In graduate school a female friend mentions she is meeting another to study.  She explains she's worried, because he is male, and so she'll have to be careful about how she dresses, or he will come on to her.  Other women in the room echo her sentiment; that most male peers will only want to meet up if it's a pretense for a date.  I realize that being in a relationship has shielded me from this, because my male peers see me as off limits.  Because I belong to another man already.  I feel relieved and deeply troubled.

I am called into the dean of the department's office, and I am nervous.  I hope it is about a research or work, and have prepared to talk about my qualifications.  Instead I am asked about sexual harassment and assault.  "Has any faculty member offered to change your grade in exchange for sexual favors?  Are you sure?"  Eventually I convince her, and we spend the rest of the time talking about how difficult it is to be a female department head.
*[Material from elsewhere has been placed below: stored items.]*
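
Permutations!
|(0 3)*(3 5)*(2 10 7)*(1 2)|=12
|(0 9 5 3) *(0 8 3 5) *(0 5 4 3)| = |(0 9 5 4 3 8)| = 6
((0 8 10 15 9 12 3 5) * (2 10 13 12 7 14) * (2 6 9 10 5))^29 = [8, 1, 5, 2, 4, 0, 9, 14, 13, 7, 15, 11, 3, 12, 6, 10] = (0 8 13 12 3 2 5)(6 9 7 14)(10 15)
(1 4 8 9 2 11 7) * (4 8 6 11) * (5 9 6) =(1 8 6 11 7)(2 4 5 9) =[0, 8, 4, 3, 5, 9, 11, 1, 6, 2, 10, 7]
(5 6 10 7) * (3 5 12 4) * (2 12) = [0, 1, 12, 5, 3, 6, 10, 2, 8, 9, 7, 11, 4] = (2 12 4 3 5 6 10 7)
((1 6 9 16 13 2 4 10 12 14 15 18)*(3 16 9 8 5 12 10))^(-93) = (1 5 15 6 12 18 8 14)(2 3 13 4 16) = [0, 5, 3, 13, 16, 15, 12, 7, 14, 9, 10, 11, 18, 4, 1, 6, 2, 17, 8]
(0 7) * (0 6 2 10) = (0 7 6 2 10) = [7, 1, 10, 3, 4, 5, 2, 6, 8, 9, 0]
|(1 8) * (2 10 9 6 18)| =10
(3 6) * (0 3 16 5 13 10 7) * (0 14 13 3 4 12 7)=(0 4 12 7 14 13 10)(3 6 16 5)=[4, 1, 2, 6, 12, 3, 16, 14, 8, 9, 0, 11, 7, 10, 13, 15, 5]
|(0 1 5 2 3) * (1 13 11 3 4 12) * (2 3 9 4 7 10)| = 9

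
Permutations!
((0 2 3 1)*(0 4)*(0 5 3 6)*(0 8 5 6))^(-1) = [2, 3, 0, 5, 1, 8, 4, 7, 6] = (0 2)(1 3 5 8 6 4)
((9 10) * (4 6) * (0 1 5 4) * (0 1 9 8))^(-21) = (0 8 10 9)(1 6 4 5) = [8, 6, 2, 3, 5, 1, 4, 7, 10, 0, 9]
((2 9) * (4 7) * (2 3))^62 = [0, 1, 3, 9, 4, 5, 6, 7, 8, 2] = (2 3 9)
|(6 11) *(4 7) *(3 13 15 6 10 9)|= 14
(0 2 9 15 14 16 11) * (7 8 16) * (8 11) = [2, 1, 9, 3, 4, 5, 6, 11, 16, 15, 10, 0, 12, 13, 7, 14, 8] = (0 2 9 15 14 7 11)(8 16)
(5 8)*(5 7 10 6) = (5 8 7 10 6) = [0, 1, 2, 3, 4, 8, 5, 10, 7, 9, 6]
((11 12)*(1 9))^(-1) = [0, 9, 2, 3, 4, 5, 6, 7, 8, 1, 10, 12, 11] = (1 9)(11 12)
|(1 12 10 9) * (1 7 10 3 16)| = 12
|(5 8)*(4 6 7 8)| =|(4 6 7 8 5)| =5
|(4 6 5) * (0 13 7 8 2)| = 15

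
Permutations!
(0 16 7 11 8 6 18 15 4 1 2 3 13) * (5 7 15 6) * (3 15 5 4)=(0 16 5 7 11 8 4 1 2 15 3 13)(6 18)=[16, 2, 15, 13, 1, 7, 18, 11, 4, 9, 10, 8, 12, 0, 14, 3, 5, 17, 6]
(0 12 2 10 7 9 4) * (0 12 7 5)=[7, 1, 10, 3, 12, 0, 6, 9, 8, 4, 5, 11, 2]=(0 7 9 4 12 2 10 5)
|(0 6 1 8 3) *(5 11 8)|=7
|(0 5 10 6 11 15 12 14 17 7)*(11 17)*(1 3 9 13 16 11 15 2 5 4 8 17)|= 30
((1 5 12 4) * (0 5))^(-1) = (0 1 4 12 5) = [1, 4, 2, 3, 12, 0, 6, 7, 8, 9, 10, 11, 5]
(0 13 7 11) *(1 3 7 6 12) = [13, 3, 2, 7, 4, 5, 12, 11, 8, 9, 10, 0, 1, 6] = (0 13 6 12 1 3 7 11)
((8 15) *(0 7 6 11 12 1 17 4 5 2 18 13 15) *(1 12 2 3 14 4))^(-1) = [8, 17, 11, 5, 14, 4, 7, 0, 15, 9, 10, 6, 12, 18, 3, 13, 16, 1, 2] = (0 8 15 13 18 2 11 6 7)(1 17)(3 5 4 14)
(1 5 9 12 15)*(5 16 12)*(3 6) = (1 16 12 15)(3 6)(5 9) = [0, 16, 2, 6, 4, 9, 3, 7, 8, 5, 10, 11, 15, 13, 14, 1, 12]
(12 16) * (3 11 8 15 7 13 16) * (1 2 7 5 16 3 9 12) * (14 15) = [0, 2, 7, 11, 4, 16, 6, 13, 14, 12, 10, 8, 9, 3, 15, 5, 1] = (1 2 7 13 3 11 8 14 15 5 16)(9 12)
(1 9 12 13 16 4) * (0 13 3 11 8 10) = (0 13 16 4 1 9 12 3 11 8 10) = [13, 9, 2, 11, 1, 5, 6, 7, 10, 12, 0, 8, 3, 16, 14, 15, 4]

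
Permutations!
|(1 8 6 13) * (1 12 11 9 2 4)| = 9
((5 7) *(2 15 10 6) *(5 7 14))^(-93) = (2 6 10 15)(5 14) = [0, 1, 6, 3, 4, 14, 10, 7, 8, 9, 15, 11, 12, 13, 5, 2]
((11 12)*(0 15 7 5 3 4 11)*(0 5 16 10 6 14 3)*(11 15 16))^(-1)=(0 5 12 11 7 15 4 3 14 6 10 16)=[5, 1, 2, 14, 3, 12, 10, 15, 8, 9, 16, 7, 11, 13, 6, 4, 0]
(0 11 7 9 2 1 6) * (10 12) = (0 11 7 9 2 1 6)(10 12) = [11, 6, 1, 3, 4, 5, 0, 9, 8, 2, 12, 7, 10]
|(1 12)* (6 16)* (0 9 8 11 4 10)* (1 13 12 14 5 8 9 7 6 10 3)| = 70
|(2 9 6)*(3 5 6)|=|(2 9 3 5 6)|=5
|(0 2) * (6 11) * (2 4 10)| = 4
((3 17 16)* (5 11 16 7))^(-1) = (3 16 11 5 7 17) = [0, 1, 2, 16, 4, 7, 6, 17, 8, 9, 10, 5, 12, 13, 14, 15, 11, 3]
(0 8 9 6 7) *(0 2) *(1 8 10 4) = (0 10 4 1 8 9 6 7 2) = [10, 8, 0, 3, 1, 5, 7, 2, 9, 6, 4]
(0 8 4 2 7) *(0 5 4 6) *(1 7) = (0 8 6)(1 7 5 4 2) = [8, 7, 1, 3, 2, 4, 0, 5, 6]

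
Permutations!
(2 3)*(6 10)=(2 3)(6 10)=[0, 1, 3, 2, 4, 5, 10, 7, 8, 9, 6]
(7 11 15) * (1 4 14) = (1 4 14)(7 11 15) = [0, 4, 2, 3, 14, 5, 6, 11, 8, 9, 10, 15, 12, 13, 1, 7]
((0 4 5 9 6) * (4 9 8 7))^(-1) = [6, 1, 2, 3, 7, 4, 9, 8, 5, 0] = (0 6 9)(4 7 8 5)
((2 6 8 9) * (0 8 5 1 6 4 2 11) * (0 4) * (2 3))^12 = [3, 1, 4, 11, 9, 5, 6, 7, 2, 0, 10, 8] = (0 3 11 8 2 4 9)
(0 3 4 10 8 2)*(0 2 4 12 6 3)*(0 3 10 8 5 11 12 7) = [3, 1, 2, 7, 8, 11, 10, 0, 4, 9, 5, 12, 6] = (0 3 7)(4 8)(5 11 12 6 10)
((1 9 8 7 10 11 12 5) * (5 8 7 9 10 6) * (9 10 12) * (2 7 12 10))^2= (1 11 12 2 6)(5 10 9 8 7)= [0, 11, 6, 3, 4, 10, 1, 5, 7, 8, 9, 12, 2]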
I am at my first academic conference, and it's going really well.  I make friends, including someone who went to my school.  We have a mutual friend, and he is successful and connected, and offers to introduce me to other people in our field, so I follow him to a party in a hotel room.  We continue the drinks we started at the conference cocktail hour, and at the end of the night he tries to make a move on me.  I remind him that he is married, and I have a boyfriend, but he is unconcerned.  I do not like this man, but he is using time honored manipulations, and I realize he is better connected than me, and my rebuff has to be subtle and complimentary.  I escape from where he has me pressed against the wall and make an excuse about being too drunk, I run back to my hotel room.  He is charming and cordial in the morning, as if nothing unusual happened.  I suppose he is right.
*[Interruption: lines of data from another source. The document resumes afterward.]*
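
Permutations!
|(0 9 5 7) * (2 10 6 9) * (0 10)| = |(0 2)(5 7 10 6 9)| = 10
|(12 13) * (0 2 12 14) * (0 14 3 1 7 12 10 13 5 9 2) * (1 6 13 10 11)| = 21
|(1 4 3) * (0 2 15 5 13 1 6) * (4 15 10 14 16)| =|(0 2 10 14 16 4 3 6)(1 15 5 13)| =8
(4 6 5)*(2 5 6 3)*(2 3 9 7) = [0, 1, 5, 3, 9, 4, 6, 2, 8, 7] = (2 5 4 9 7)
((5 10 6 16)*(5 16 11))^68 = [0, 1, 2, 3, 4, 5, 6, 7, 8, 9, 10, 11, 12, 13, 14, 15, 16] = (16)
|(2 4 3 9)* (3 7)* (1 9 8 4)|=|(1 9 2)(3 8 4 7)|=12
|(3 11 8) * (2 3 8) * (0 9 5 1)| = |(0 9 5 1)(2 3 11)| = 12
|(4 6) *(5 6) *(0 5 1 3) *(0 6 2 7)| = 4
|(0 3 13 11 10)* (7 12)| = 10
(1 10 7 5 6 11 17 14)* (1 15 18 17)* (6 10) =(1 6 11)(5 10 7)(14 15 18 17) =[0, 6, 2, 3, 4, 10, 11, 5, 8, 9, 7, 1, 12, 13, 15, 18, 16, 14, 17]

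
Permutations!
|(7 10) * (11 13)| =|(7 10)(11 13)| =2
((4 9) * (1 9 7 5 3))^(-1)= [0, 3, 2, 5, 9, 7, 6, 4, 8, 1]= (1 3 5 7 4 9)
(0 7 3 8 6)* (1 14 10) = (0 7 3 8 6)(1 14 10) = [7, 14, 2, 8, 4, 5, 0, 3, 6, 9, 1, 11, 12, 13, 10]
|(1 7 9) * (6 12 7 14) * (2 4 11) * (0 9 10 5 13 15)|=33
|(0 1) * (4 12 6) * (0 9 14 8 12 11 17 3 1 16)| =10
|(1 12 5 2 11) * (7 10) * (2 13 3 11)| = 6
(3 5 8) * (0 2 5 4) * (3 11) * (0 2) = (2 5 8 11 3 4) = [0, 1, 5, 4, 2, 8, 6, 7, 11, 9, 10, 3]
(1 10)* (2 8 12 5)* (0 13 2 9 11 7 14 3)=[13, 10, 8, 0, 4, 9, 6, 14, 12, 11, 1, 7, 5, 2, 3]=(0 13 2 8 12 5 9 11 7 14 3)(1 10)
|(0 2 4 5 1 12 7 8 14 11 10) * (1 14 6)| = |(0 2 4 5 14 11 10)(1 12 7 8 6)| = 35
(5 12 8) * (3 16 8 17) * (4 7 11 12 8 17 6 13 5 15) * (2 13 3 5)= [0, 1, 13, 16, 7, 8, 3, 11, 15, 9, 10, 12, 6, 2, 14, 4, 17, 5]= (2 13)(3 16 17 5 8 15 4 7 11 12 6)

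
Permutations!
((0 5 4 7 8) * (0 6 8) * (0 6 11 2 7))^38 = (0 4 5)(2 8 7 11 6) = [4, 1, 8, 3, 5, 0, 2, 11, 7, 9, 10, 6]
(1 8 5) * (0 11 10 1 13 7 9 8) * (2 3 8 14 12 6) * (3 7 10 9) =(0 11 9 14 12 6 2 7 3 8 5 13 10 1) =[11, 0, 7, 8, 4, 13, 2, 3, 5, 14, 1, 9, 6, 10, 12]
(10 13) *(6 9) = (6 9)(10 13) = [0, 1, 2, 3, 4, 5, 9, 7, 8, 6, 13, 11, 12, 10]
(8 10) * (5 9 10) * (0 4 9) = (0 4 9 10 8 5) = [4, 1, 2, 3, 9, 0, 6, 7, 5, 10, 8]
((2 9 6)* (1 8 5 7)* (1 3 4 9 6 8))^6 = (9) = [0, 1, 2, 3, 4, 5, 6, 7, 8, 9]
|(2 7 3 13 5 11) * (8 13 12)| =8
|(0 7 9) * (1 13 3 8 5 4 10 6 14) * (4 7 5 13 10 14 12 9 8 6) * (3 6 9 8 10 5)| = |(0 3 9)(1 5 7 10 4 14)(6 12 8 13)| = 12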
I am teaching at a public university and a student meets me after class to discuss why she's struggling.  She talks about her financial troubles and her physical disabilities, which are new and she is struggling with.  Then she tells me she was sexually assaulted by her roommate, and currently looking for new housing.  I talk to her, we work out a way for her to pass the class with all of her constraints.  I ask her if there is anything she needs, but she remains confident, brave.  She doesn't want help, but she needs to find a new living situation, and in L.A. affordable housing is expensive.  I later relate this to another professor, an older mentor, and she says, "Well, that's our job."  And she's right, because University faculty get training on how to handle and report sexual assault; I am a mandatory reporter.  If I want to teach economics to adults, I also have to handle the abuse and assault of my students, because that's the world we live in.

This doesn't include things that have happened with friends, times I was physically assaulted in ways that weren't sexual, all the things that happened at parties and bars, including the time a buy set his drink on the edge of my ass while I was turned toward the bar, trying to order.  All the times someone grabbed my tits or ass, or rubbed up against me or my friends, all the times guys on various dance floors wouldn't take no for an answer, or the time I was mistaken for a hooker in Barcelona and had to fight my way out.  Those are just casual harassment, and happened when I was out at bars or parties or night clubs.

I don't consider myself a victim; I think I have likely lived a less-molested-than-average life.  I often barely remember that all of these things happened to me, that all of them are inappropriate.  That these things happened to me and the people around me because of our femaleness, or because of our perceived weakness, but mostly because of the culture of toxic masculinity that has convinced generation after generation of people that consent can be bought or pressured out, or is optional.  That conquest is all that matters, and the conquerors needn't worry much about the feelings of the conquered.

When a person comes forward about sexual assault or harassment, the initial response is disbelief.  But if you look out into the world today, the number of women (and men) standing up, saying 'Me, too.', it looks like everyone has a few stories in her past, a few experiences that reminded her she was not fully autonomous, that she was capable of being controlled or violated.

For fucks sake, can we start to believe people?